Posted: Aug 03, 2011 4:04 pm
by cavarka9
Evolving wrote:
M319 wrote:
Evolving wrote:Even if many-worlds is correct, the thought experiment is only valid if everything that happens in the macro-world, including somebody's death, is the result of (or attended by) the collapse of a wave function at a quantum level.

A sweeping assumption, or not?


Perhaps this has not occurred to you but quantum phenomena underly EVERYTHING - considering that everything is ultimately constructed from subatomic particles :roll:


I see that I should explain my point in more detail (guilty of assuming that we are physicists amongst ourselves on this forum and can therefore afford to hand-wave at an argument, rather than derive it step by step!). Apologies if this time around I am being too detailed.

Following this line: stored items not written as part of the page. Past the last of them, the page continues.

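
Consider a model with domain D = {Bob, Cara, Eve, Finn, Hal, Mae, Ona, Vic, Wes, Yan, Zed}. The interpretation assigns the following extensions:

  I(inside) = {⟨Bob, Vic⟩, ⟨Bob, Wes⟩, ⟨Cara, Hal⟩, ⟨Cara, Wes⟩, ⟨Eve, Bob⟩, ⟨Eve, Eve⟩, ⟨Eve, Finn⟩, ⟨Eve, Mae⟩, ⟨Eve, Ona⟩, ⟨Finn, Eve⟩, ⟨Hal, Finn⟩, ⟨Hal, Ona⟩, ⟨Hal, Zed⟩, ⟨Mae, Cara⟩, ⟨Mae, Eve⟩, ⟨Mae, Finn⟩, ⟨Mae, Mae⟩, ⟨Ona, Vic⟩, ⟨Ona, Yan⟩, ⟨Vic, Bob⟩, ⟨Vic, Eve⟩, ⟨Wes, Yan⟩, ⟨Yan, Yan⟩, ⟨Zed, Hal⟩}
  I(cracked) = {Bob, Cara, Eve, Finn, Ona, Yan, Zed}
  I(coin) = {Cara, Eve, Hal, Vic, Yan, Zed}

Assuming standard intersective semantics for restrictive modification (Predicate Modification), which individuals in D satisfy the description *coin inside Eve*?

{Eve, Vic}

⟦inside Eve⟧ = {x : ⟨x, Eve⟩ ∈ ⟦inside⟧} = {Eve, Finn, Mae, Vic}
⟦coin⟧ = {Cara, Eve, Hal, Vic, Yan, Zed}
… ∩ ⟦inside Eve⟧ = {Cara, Eve, Hal, Vic, Yan, Zed} ∩ {Eve, Finn, Mae, Vic} = {Eve, Vic}
So ⟦coin inside Eve⟧ = {Eve, Vic}.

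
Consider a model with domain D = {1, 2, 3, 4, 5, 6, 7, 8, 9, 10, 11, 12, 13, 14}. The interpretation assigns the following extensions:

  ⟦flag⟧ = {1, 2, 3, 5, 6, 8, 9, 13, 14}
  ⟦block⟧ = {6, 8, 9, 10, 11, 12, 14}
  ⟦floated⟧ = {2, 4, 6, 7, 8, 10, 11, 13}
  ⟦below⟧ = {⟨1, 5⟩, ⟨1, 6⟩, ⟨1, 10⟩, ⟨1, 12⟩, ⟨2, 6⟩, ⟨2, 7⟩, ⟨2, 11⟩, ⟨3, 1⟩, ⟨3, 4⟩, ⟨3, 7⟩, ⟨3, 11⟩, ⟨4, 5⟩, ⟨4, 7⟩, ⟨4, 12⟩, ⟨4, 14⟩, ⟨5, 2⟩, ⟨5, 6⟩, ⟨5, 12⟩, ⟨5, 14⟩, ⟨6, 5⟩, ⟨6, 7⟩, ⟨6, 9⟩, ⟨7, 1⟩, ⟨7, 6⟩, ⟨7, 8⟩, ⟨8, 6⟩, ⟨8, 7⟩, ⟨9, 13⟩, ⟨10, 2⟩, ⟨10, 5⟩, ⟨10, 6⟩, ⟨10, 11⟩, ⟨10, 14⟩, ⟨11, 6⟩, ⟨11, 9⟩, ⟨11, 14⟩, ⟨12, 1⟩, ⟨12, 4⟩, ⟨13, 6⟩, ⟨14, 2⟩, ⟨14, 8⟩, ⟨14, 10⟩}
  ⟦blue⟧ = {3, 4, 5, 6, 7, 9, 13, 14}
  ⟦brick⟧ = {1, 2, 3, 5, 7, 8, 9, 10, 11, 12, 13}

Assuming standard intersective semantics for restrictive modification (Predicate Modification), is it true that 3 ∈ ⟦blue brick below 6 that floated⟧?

⟦below 6⟧ = {x : ⟨x, 6⟩ ∈ ⟦below⟧} = {1, 2, 5, 7, 8, 10, 11, 13}
⟦that floated⟧ = ⟦floated⟧ = {2, 4, 6, 7, 8, 10, 11, 13}
⟦brick⟧ = {1, 2, 3, 5, 7, 8, 9, 10, 11, 12, 13}
… ∩ ⟦below 6⟧ = {1, 2, 3, 5, 7, 8, 9, 10, 11, 12, 13} ∩ {1, 2, 5, 7, 8, 10, 11, 13} = {1, 2, 5, 7, 8, 10, 11, 13}
… ∩ ⟦that floated⟧ = {1, 2, 5, 7, 8, 10, 11, 13} ∩ {2, 4, 6, 7, 8, 10, 11, 13} = {2, 7, 8, 10, 11, 13}
… ∩ ⟦blue⟧ = {2, 7, 8, 10, 11, 13} ∩ {3, 4, 5, 6, 7, 9, 13, 14} = {7, 13}
⟦blue brick below 6 that floated⟧ = {7, 13}; 3 ∉ this set.

no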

A very small physical entity, such as an electron confined in an atom, or a photon being emitted from a source of radiation like a light bulb, is described by a wave function, which is associated with a probability function. In respect of a measurable value which that physical entity can have, the wave function determines how two or more possible values (eigenvalues) are superposed upon each other. In certain circumstances, which may be created by a measurement carried out by a human being, or may simply arise, without human intervention, because of what is going on around the physical entity that we are considering, the physical entity is compelled to assume one of those eigenvalues, and we have no way of knowing beforehand which of those eigenvalues will be measured: all we can say is the probability that it will be this eigenvalue rather than another. When this occurs, we talk about the wave function of the physical entity collapsing, and say that it is behaving like a particle: like a electron going through a single slit in a diffraction grating, rather than propagating wave-like through more than one slit and interfering behind the grating.

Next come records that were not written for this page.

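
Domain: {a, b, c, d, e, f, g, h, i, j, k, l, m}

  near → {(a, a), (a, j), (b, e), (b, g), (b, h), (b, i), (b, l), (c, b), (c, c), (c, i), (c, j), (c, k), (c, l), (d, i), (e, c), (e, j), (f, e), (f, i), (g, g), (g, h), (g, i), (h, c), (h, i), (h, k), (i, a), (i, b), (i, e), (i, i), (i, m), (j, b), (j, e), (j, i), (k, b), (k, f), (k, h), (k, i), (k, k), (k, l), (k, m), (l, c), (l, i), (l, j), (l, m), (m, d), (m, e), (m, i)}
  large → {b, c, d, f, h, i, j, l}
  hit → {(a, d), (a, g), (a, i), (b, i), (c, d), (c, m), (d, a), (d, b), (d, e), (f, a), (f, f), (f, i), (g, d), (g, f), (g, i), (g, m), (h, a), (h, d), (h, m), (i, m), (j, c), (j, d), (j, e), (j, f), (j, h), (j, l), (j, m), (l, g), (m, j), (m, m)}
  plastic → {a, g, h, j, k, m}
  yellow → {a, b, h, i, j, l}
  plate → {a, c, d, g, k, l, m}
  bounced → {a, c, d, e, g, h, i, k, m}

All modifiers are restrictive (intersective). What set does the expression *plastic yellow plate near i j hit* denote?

⟦near i⟧ = {x : ⟨x, i⟩ ∈ ⟦near⟧} = {b, c, d, f, g, h, i, j, k, l, m}
⟦j hit⟧ = {x : ⟨j, x⟩ ∈ ⟦hit⟧} = {c, d, e, f, h, l, m}
⟦plate⟧ = {a, c, d, g, k, l, m}
… ∩ ⟦near i⟧ = {a, c, d, g, k, l, m} ∩ {b, c, d, f, g, h, i, j, k, l, m} = {c, d, g, k, l, m}
… ∩ ⟦j hit⟧ = {c, d, g, k, l, m} ∩ {c, d, e, f, h, l, m} = {c, d, l, m}
… ∩ ⟦plastic⟧ = {c, d, l, m} ∩ {a, g, h, j, k, m} = {m}
… ∩ ⟦yellow⟧ = {m} ∩ {a, b, h, i, j, l} = ∅
So ⟦plastic yellow plate near i j hit⟧ = {}.

{}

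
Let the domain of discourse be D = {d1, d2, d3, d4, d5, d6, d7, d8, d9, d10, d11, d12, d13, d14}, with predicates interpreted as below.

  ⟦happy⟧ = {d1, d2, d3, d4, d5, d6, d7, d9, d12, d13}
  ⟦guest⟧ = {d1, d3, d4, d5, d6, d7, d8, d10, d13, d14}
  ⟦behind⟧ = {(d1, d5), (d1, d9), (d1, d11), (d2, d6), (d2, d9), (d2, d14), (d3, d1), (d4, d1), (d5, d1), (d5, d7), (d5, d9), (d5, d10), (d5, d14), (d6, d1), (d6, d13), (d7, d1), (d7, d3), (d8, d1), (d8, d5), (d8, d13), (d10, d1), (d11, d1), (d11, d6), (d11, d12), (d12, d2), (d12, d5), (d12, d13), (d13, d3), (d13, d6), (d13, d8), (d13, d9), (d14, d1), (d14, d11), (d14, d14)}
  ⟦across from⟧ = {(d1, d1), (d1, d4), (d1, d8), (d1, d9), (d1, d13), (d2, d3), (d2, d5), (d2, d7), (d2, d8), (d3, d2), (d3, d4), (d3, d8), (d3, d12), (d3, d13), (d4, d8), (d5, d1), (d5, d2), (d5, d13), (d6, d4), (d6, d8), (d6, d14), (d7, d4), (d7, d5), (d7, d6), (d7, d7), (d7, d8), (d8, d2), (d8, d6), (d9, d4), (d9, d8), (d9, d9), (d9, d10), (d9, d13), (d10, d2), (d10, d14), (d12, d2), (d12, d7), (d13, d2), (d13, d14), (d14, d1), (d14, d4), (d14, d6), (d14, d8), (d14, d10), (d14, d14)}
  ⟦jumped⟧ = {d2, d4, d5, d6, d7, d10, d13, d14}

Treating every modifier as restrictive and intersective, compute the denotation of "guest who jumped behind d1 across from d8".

{d4, d6, d7, d14}

⟦who jumped⟧ = ⟦jumped⟧ = {d2, d4, d5, d6, d7, d10, d13, d14}
⟦behind d1⟧ = {x : ⟨x, d1⟩ ∈ ⟦behind⟧} = {d3, d4, d5, d6, d7, d8, d10, d11, d14}
⟦across from d8⟧ = {x : ⟨x, d8⟩ ∈ ⟦across from⟧} = {d1, d2, d3, d4, d6, d7, d9, d14}
⟦guest⟧ = {d1, d3, d4, d5, d6, d7, d8, d10, d13, d14}
… ∩ ⟦who jumped⟧ = {d1, d3, d4, d5, d6, d7, d8, d10, d13, d14} ∩ {d2, d4, d5, d6, d7, d10, d13, d14} = {d4, d5, d6, d7, d10, d13, d14}
… ∩ ⟦behind d1⟧ = {d4, d5, d6, d7, d10, d13, d14} ∩ {d3, d4, d5, d6, d7, d8, d10, d11, d14} = {d4, d5, d6, d7, d10, d14}
… ∩ ⟦across from d8⟧ = {d4, d5, d6, d7, d10, d14} ∩ {d1, d2, d3, d4, d6, d7, d9, d14} = {d4, d6, d7, d14}
So ⟦guest who jumped behind d1 across from d8⟧ = {d4, d6, d7, d14}.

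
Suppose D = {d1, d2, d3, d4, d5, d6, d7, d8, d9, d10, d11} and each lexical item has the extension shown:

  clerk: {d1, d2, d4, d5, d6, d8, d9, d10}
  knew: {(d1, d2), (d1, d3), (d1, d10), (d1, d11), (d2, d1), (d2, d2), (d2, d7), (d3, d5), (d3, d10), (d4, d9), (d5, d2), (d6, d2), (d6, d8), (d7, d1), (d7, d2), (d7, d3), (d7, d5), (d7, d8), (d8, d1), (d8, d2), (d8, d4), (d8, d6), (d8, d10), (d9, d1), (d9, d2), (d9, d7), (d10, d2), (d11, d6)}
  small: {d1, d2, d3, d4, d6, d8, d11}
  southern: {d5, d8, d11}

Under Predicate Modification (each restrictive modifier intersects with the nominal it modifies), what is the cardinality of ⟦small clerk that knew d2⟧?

⟦that knew d2⟧ = {x : ⟨x, d2⟩ ∈ ⟦knew⟧} = {d1, d2, d5, d6, d7, d8, d9, d10}
⟦clerk⟧ = {d1, d2, d4, d5, d6, d8, d9, d10}
… ∩ ⟦that knew d2⟧ = {d1, d2, d4, d5, d6, d8, d9, d10} ∩ {d1, d2, d5, d6, d7, d8, d9, d10} = {d1, d2, d5, d6, d8, d9, d10}
… ∩ ⟦small⟧ = {d1, d2, d5, d6, d8, d9, d10} ∩ {d1, d2, d3, d4, d6, d8, d11} = {d1, d2, d6, d8}
⟦small clerk that knew d2⟧ = {d1, d2, d6, d8}, so the cardinality is 4.

4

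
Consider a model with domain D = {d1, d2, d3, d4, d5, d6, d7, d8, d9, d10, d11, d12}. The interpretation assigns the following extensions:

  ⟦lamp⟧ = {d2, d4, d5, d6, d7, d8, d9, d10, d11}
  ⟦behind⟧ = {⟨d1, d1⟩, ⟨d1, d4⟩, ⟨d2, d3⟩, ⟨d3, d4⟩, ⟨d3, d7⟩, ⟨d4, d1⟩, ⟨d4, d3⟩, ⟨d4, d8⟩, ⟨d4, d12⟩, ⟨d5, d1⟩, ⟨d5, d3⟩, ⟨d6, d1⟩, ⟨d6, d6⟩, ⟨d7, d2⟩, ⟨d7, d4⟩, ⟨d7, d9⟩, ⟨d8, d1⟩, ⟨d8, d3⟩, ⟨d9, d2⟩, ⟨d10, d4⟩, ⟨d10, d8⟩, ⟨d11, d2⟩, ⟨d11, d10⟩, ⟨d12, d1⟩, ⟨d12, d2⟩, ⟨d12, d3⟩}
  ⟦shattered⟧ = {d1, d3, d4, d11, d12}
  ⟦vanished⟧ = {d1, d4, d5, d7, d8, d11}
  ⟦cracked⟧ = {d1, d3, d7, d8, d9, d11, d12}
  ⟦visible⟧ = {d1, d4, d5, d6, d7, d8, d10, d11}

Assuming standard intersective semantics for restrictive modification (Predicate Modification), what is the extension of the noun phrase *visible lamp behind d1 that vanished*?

{d4, d5, d8}

⟦behind d1⟧ = {x : ⟨x, d1⟩ ∈ ⟦behind⟧} = {d1, d4, d5, d6, d8, d12}
⟦that vanished⟧ = ⟦vanished⟧ = {d1, d4, d5, d7, d8, d11}
⟦lamp⟧ = {d2, d4, d5, d6, d7, d8, d9, d10, d11}
… ∩ ⟦behind d1⟧ = {d2, d4, d5, d6, d7, d8, d9, d10, d11} ∩ {d1, d4, d5, d6, d8, d12} = {d4, d5, d6, d8}
… ∩ ⟦that vanished⟧ = {d4, d5, d6, d8} ∩ {d1, d4, d5, d7, d8, d11} = {d4, d5, d8}
… ∩ ⟦visible⟧ = {d4, d5, d8} ∩ {d1, d4, d5, d6, d7, d8, d10, d11} = {d4, d5, d8}
So ⟦visible lamp behind d1 that vanished⟧ = {d4, d5, d8}.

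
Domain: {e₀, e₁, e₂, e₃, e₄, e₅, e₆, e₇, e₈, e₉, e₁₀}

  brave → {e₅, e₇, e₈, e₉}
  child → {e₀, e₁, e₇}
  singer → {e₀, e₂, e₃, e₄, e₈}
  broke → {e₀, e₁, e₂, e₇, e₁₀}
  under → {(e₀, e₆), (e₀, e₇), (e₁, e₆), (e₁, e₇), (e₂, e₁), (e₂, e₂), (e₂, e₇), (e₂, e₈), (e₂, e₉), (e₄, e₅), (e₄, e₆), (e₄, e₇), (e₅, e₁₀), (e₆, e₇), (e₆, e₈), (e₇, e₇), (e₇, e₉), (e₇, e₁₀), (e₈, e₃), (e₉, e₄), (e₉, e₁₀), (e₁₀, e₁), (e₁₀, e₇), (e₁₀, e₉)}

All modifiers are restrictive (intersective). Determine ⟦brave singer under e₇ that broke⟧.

{}

⟦under e₇⟧ = {x : ⟨x, e₇⟩ ∈ ⟦under⟧} = {e₀, e₁, e₂, e₄, e₆, e₇, e₁₀}
⟦that broke⟧ = ⟦broke⟧ = {e₀, e₁, e₂, e₇, e₁₀}
⟦singer⟧ = {e₀, e₂, e₃, e₄, e₈}
… ∩ ⟦under e₇⟧ = {e₀, e₂, e₃, e₄, e₈} ∩ {e₀, e₁, e₂, e₄, e₆, e₇, e₁₀} = {e₀, e₂, e₄}
… ∩ ⟦that broke⟧ = {e₀, e₂, e₄} ∩ {e₀, e₁, e₂, e₇, e₁₀} = {e₀, e₂}
… ∩ ⟦brave⟧ = {e₀, e₂} ∩ {e₅, e₇, e₈, e₉} = ∅
So ⟦brave singer under e₇ that broke⟧ = {}.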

The many-worlds interpretation conjectures that, on such occasions, it is not the case that one eigenvalue is selected from among those on offer, and all others are discarded, but in fact several parallel universes emerge, in each of which one of the possible eigenvalues is measured.

An electron is pretty much the largest particle of which this is true: anything larger would have a de Broglie wavelength far too small to have any physical significance, so that we can say it always behaves like a particle, and never like a wave.

Now, all this may or may not be correct, and is all well and good in (possibly) describing how a single quantum-sized physical entity behaves when forced to make up its mind which of its eigenvalues to adopt. The question arises, however, as to how much of macroscopically observed events can be associated with the collapse of quantum-level wave functions, as just described. Clearly there are macroscopic events which are so associated: the field of solid state physics with its multitudinous applications provides many examples. And, to reverse the direction of causality, macroscopic events may well (one assumes) cause innumerable wave functions to collapse among the microscopic entities that are involved in, or affected by, those events.

But outside of areas like solid state physics (and Schrödinger's famous thought experiment involving a cat), which are deliberately engineered so that a quantum event will have a macroscopic effect, how likely is it that a macroscopic event - the death of a human being, say - will turn out differently, depending on whether a particular electron, for instance, is measured to have its first, second or third of its three eigenvalues? Highly unlikely, I should have thought; so if somebody willingly embraces his own death in the confidence that there will be at least one parallel universe in which he survives, I think he is probably making a mistake. There may well be some parallel universes emerging as a result of whatever steps he takes to cause his own death; but in all of them he is likely to be dead.